Ce 30 septembre s’ouvre le procès des attachés parlementaires européens du Front national. À la barre du tribunal correctionnel de Paris, 27 cadres, dont Louis Aliot, du Front national devenu Rassemblement.
Parmi les chefs d’inculpation, détournement de fonds publics pour des faits commis entre 2014 et 2016. Les inculpés encourent jusqu’à dix ans de prison, et pour certains faits une amende de 1 million d’euros. Au-delà de ces peines, le tribunal pourrait prononcer une inéligibilité pour cinq ans. Une peine complémentaire qui inquiète les prévenus, dont Marine Le Pen, députée depuis 2017 et bien sûr le maire de Perpignan, Louis Aliot.
Louis Aliot pourrait-il rendre son écharpe de maire de Perpignan ?
Questionné lors de l’élection municipale de 2020, le candidat à la mairie de Perpignan se voulait confiant se basant sur les différents appels en cas de condamnation. « En cas de condamnation, il y aurait un appel. […] Cela irait au-delà des six années du premier mandat. » Or, c’est justement là que le bât blesse. Les mis en cause pourraient être condamnés à une inéligibilité assortie d’une mesure d’exécution provisoire.
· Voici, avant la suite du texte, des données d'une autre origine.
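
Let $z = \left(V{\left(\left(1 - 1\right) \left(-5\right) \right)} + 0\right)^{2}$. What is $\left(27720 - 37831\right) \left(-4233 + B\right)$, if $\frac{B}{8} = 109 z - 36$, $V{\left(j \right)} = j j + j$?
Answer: $45711831$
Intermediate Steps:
$V{\left(j \right)} = j + j^{2}$ ($V{\left(j \right)} = j^{2} + j = j + j^{2}$)
$z = 0$ ($z = \left(\left(1 - 1\right) \left(-5\right) \left(1 + \left(1 - 1\right) \left(-5\right)\right) + 0\right)^{2} = \left(0 \left(-5\right) \left(1 + 0 \left(-5\right)\right) + 0\right)^{2} = \left(0 \left(1 + 0\right) + 0\right)^{2} = \left(0 \cdot 1 + 0\right)^{2} = \left(0 + 0\right)^{2} = 0^{2} = 0$)
$B = -288$ ($B = 8 \left(109 \cdot 0 - 36\right) = 8 \left(0 - 36\right) = 8 \left(-36\right) = -288$)
$\left(27720 - 37831\right) \left(-4233 + B\right) = \left(27720 - 37831\right) \left(-4233 - 288\right) = \left(-10111\right) \left(-4521\right) = 45711831$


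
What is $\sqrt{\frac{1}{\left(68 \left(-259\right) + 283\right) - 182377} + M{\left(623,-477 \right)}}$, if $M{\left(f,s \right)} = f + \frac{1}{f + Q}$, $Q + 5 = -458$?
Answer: $\frac{\sqrt{9938815246184890}}{3994120} \approx 24.96$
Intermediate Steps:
$Q = -463$ ($Q = -5 - 458 = -463$)
$M{\left(f,s \right)} = f + \frac{1}{-463 + f}$ ($M{\left(f,s \right)} = f + \frac{1}{f - 463} = f + \frac{1}{-463 + f}$)
$\sqrt{\frac{1}{\left(68 \left(-259\right) + 283\right) - 182377} + M{\left(623,-477 \right)}} = \sqrt{\frac{1}{\left(68 \left(-259\right) + 283\right) - 182377} + \frac{1 + 623^{2} - 288449}{-463 + 623}} = \sqrt{\frac{1}{\left(-17612 + 283\right) - 182377} + \frac{1 + 388129 - 288449}{160}} = \sqrt{\frac{1}{-17329 - 182377} + \frac{1}{160} \cdot 99681} = \sqrt{\frac{1}{-199706} + \frac{99681}{160}} = \sqrt{- \frac{1}{199706} + \frac{99681}{160}} = \sqrt{\frac{9953446813}{15976480}} = \frac{\sqrt{9938815246184890}}{3994120}$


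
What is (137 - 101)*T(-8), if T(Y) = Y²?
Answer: 2304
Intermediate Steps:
(137 - 101)*T(-8) = (137 - 101)*(-8)² = 36*64 = 2304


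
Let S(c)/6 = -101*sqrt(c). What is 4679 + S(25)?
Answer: 1649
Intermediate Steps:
S(c) = -606*sqrt(c) (S(c) = 6*(-101*sqrt(c)) = -606*sqrt(c))
4679 + S(25) = 4679 - 606*sqrt(25) = 4679 - 606*5 = 4679 - 3030 = 1649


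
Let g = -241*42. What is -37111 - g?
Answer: -26989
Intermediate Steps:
g = -10122
-37111 - g = -37111 - 1*(-10122) = -37111 + 10122 = -26989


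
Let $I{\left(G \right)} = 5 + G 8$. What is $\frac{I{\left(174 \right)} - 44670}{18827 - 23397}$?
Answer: $\frac{43273}{4570} \approx 9.4689$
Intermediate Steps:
$I{\left(G \right)} = 5 + 8 G$
$\frac{I{\left(174 \right)} - 44670}{18827 - 23397} = \frac{\left(5 + 8 \cdot 174\right) - 44670}{18827 - 23397} = \frac{\left(5 + 1392\right) - 44670}{-4570} = \left(1397 - 44670\right) \left(- \frac{1}{4570}\right) = \left(-43273\right) \left(- \frac{1}{4570}\right) = \frac{43273}{4570}$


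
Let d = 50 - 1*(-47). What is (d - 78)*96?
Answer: 1824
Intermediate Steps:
d = 97 (d = 50 + 47 = 97)
(d - 78)*96 = (97 - 78)*96 = 19*96 = 1824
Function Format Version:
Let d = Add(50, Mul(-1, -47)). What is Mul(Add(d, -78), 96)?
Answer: 1824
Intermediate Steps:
d = 97 (d = Add(50, 47) = 97)
Mul(Add(d, -78), 96) = Mul(Add(97, -78), 96) = Mul(19, 96) = 1824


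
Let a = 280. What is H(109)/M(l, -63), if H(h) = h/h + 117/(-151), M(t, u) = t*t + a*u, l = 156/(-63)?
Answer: -7497/587128468 ≈ -1.2769e-5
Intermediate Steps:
l = -52/21 (l = 156*(-1/63) = -52/21 ≈ -2.4762)
M(t, u) = t² + 280*u (M(t, u) = t*t + 280*u = t² + 280*u)
H(h) = 34/151 (H(h) = 1 + 117*(-1/151) = 1 - 117/151 = 34/151)
H(109)/M(l, -63) = 34/(151*((-52/21)² + 280*(-63))) = 34/(151*(2704/441 - 17640)) = 34/(151*(-7776536/441)) = (34/151)*(-441/7776536) = -7497/587128468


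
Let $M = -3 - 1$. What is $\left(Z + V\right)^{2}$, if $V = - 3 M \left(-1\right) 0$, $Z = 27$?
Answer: $729$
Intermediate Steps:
$M = -4$
$V = 0$ ($V = \left(-3\right) \left(-4\right) \left(-1\right) 0 = 12 \left(-1\right) 0 = \left(-12\right) 0 = 0$)
$\left(Z + V\right)^{2} = \left(27 + 0\right)^{2} = 27^{2} = 729$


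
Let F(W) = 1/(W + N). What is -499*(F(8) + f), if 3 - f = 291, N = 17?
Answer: 3592301/25 ≈ 1.4369e+5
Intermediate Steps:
f = -288 (f = 3 - 1*291 = 3 - 291 = -288)
F(W) = 1/(17 + W) (F(W) = 1/(W + 17) = 1/(17 + W))
-499*(F(8) + f) = -499*(1/(17 + 8) - 288) = -499*(1/25 - 288) = -499*(-7199/25) = 3592301/25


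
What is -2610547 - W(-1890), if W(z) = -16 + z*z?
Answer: -6182631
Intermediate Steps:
W(z) = -16 + z²
-2610547 - W(-1890) = -2610547 - (-16 + (-1890)²) = -2610547 - (-16 + 3572100) = -2610547 - 1*3572084 = -2610547 - 3572084 = -6182631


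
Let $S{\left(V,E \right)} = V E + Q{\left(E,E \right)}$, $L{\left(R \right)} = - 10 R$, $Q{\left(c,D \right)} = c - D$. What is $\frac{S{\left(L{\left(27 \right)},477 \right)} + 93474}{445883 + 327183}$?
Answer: $- \frac{17658}{386533} \approx -0.045683$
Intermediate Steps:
$S{\left(V,E \right)} = E V$ ($S{\left(V,E \right)} = V E + \left(E - E\right) = E V + 0 = E V$)
$\frac{S{\left(L{\left(27 \right)},477 \right)} + 93474}{445883 + 327183} = \frac{477 \left(\left(-10\right) 27\right) + 93474}{445883 + 327183} = \frac{477 \left(-270\right) + 93474}{773066} = \left(-128790 + 93474\right) \frac{1}{773066} = \left(-35316\right) \frac{1}{773066} = - \frac{17658}{386533}$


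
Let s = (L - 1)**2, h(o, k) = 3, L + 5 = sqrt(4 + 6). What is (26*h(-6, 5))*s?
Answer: 3588 - 936*sqrt(10) ≈ 628.11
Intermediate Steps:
L = -5 + sqrt(10) (L = -5 + sqrt(4 + 6) = -5 + sqrt(10) ≈ -1.8377)
s = (-6 + sqrt(10))**2 (s = ((-5 + sqrt(10)) - 1)**2 = (-6 + sqrt(10))**2 ≈ 8.0527)
(26*h(-6, 5))*s = (26*3)*(6 - sqrt(10))**2 = 78*(6 - sqrt(10))**2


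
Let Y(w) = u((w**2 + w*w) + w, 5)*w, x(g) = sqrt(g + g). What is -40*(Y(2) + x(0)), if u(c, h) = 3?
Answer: -240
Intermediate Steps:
x(g) = sqrt(2)*sqrt(g) (x(g) = sqrt(2*g) = sqrt(2)*sqrt(g))
Y(w) = 3*w
-40*(Y(2) + x(0)) = -40*(3*2 + sqrt(2)*sqrt(0)) = -40*(6 + sqrt(2)*0) = -40*(6 + 0) = -40*6 = -240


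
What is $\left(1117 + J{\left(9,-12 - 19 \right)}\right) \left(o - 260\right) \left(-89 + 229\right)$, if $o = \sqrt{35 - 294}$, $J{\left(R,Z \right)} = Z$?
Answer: $-39530400 + 152040 i \sqrt{259} \approx -3.953 \cdot 10^{7} + 2.4469 \cdot 10^{6} i$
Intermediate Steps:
$o = i \sqrt{259}$ ($o = \sqrt{-259} = i \sqrt{259} \approx 16.093 i$)
$\left(1117 + J{\left(9,-12 - 19 \right)}\right) \left(o - 260\right) \left(-89 + 229\right) = \left(1117 - 31\right) \left(i \sqrt{259} - 260\right) \left(-89 + 229\right) = \left(1117 - 31\right) \left(-260 + i \sqrt{259}\right) 140 = 1086 \left(-36400 + 140 i \sqrt{259}\right) = -39530400 + 152040 i \sqrt{259}$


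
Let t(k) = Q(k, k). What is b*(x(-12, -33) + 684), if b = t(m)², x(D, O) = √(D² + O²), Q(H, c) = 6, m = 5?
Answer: 24624 + 108*√137 ≈ 25888.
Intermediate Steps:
t(k) = 6
b = 36 (b = 6² = 36)
b*(x(-12, -33) + 684) = 36*(√((-12)² + (-33)²) + 684) = 36*(√(144 + 1089) + 684) = 36*(√1233 + 684) = 36*(3*√137 + 684) = 36*(684 + 3*√137) = 24624 + 108*√137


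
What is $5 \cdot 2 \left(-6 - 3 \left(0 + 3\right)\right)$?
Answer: $-150$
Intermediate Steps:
$5 \cdot 2 \left(-6 - 3 \left(0 + 3\right)\right) = 10 \left(-6 - 9\right) = 10 \left(-15\right) = -150$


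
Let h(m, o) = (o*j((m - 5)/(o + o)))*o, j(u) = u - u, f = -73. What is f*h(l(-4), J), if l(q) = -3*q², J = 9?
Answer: 0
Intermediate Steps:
j(u) = 0
h(m, o) = 0 (h(m, o) = (o*0)*o = 0*o = 0)
f*h(l(-4), J) = -73*0 = 0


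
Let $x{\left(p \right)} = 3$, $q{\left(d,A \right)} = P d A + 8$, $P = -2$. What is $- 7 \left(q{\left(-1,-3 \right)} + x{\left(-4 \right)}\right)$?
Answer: $-35$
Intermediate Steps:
$q{\left(d,A \right)} = 8 - 2 A d$ ($q{\left(d,A \right)} = - 2 d A + 8 = - 2 A d + 8 = 8 - 2 A d$)
$- 7 \left(q{\left(-1,-3 \right)} + x{\left(-4 \right)}\right) = - 7 \left(\left(8 - \left(-6\right) \left(-1\right)\right) + 3\right) = - 7 \left(\left(8 - 6\right) + 3\right) = - 7 \left(2 + 3\right) = \left(-7\right) 5 = -35$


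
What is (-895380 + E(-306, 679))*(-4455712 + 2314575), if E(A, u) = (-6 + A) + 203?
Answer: 1917364630993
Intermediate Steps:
E(A, u) = 197 + A
(-895380 + E(-306, 679))*(-4455712 + 2314575) = (-895380 + (197 - 306))*(-4455712 + 2314575) = (-895380 - 109)*(-2141137) = -895489*(-2141137) = 1917364630993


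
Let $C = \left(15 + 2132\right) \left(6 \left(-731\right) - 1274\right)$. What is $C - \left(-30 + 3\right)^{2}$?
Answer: $-12152749$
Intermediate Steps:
$C = -12152020$ ($C = 2147 \left(-4386 - 1274\right) = 2147 \left(-5660\right) = -12152020$)
$C - \left(-30 + 3\right)^{2} = -12152020 - \left(-30 + 3\right)^{2} = -12152020 - \left(-27\right)^{2} = -12152020 - 729 = -12152749$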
En clair, si la peine principale, amende ou prison peut être suspendue à une procédure d’appel, la suspension des droits civiques serait quant à elle immédiate. À partir du mois de mars 2025, date attendue pour le rendu du tribunal, la totalité ou une partie des mis en examen pourraient se voir écarter de leur mandat électif. En clair, Louis Aliot ou Marine Le Pen devraient rendre leur écharpe de maire ou de députée. Contacté, Louis Aliot n’a pas répondu à nos sollicitations.
L’Europe, la « cash machine » du Front national ?
« Remet une bouteille, c’est l’Europe qui paye ! », aurait lancé Louis Aliot au tenancier d’un bar parisien en 2013. À cette époque, le cadre du FN était aussi assistant parlementaire de Marine Le Pen, députée européenne depuis 2004. Cette scène est révélée par l’enquête des journalistes Marine Turchi et Mathias Destal publiée aux éditions Flammarion et intitulée « Marine est au courant de tout… » Page 281, les journalistes révèlent les propos de Louis Aliot rapportés par un témoin direct de la scène. Après la victoire du FN aux élections européennes de 2014, un assistant parlementaire se confie aux deux journalistes : « quand nous sommes arrivés au Parlement, ils ont imaginé que c’était la fiesta, la cash machine ! »
La question que devront trancher les deux juges d’instruction financiers ? Les salaires versés aux assistants parlementaires européens ont-ils servi à libérer les députés FN de leurs « contraintes professionnelles » ou bien à financer des emplois sans lien avec cette fonction ? Après son élection de juillet 2014 au parlement de Bruxelles, Louis Aliot a embauché Laurent Salles jusqu’en février 2015. Mais les enquêteurs ne trouvent que huit mails et un seul sms échangés entre eux. Si les 31 000 euros de rémunération provenaient bien des fonds européens, le parquet de Paris suspecte Laurent Salles d’avoir surtout travaillé pour le Front national.
En 2020, quelques mois seulement avant l’élection à la mairie de Perpignan, Louis Aliot se disait confiant sur un éventuel empêchement. « Monsieur Bourquin avait été condamné pour des faits bien plus graves que moi, et ça ne l’a pas empêché d’être président de Région. » Pour rappel, Christian Bourquin fut condamné en 2009 pour avoir minoré les comptes lors des cantonales 2001. Il fut néanmoins élu président de la Région Languedoc-Roussillon en 2010.
Y a-t-il une différence entre les assistants parlementaires de François Bayrou et Marine Le Pen ?
Alors qu’il était poursuivi sur des faits similaires, François Bayrou était relaxé en février 2024. Pourrait-il en être de même pour les cadres du RN ? Pour rappel, en février dernier, les magistrats avaient relaxé François Bayrou, mais avaient condamné le parti Modem. Les juges ont considéré qu’il n’y avait aucun élément prouvant qu’il avait ordonné lui-même les embauches des assistants parlementaires.
Or, selon les nombreux éléments déjà sortis dans la presse, le système des embauches des assistants du RN pourrait avoir été piloté depuis le plus haut sommet du parti d’extrême droite. Selon le parquet, « les situations considérées n’avaient rien d’accidentel ni de ponctuel. (…) les détournements (…) se sont inscrits dans le cadre d’une gestion pilotée par les dirigeants successifs du FN et peu à peu structurée en véritable système centralisé, [alors que le parti était] en grande difficulté financière ». Ce qui pour les juges pourrait s’avérer une circonstance aggravante pour le détournement de fonds publics.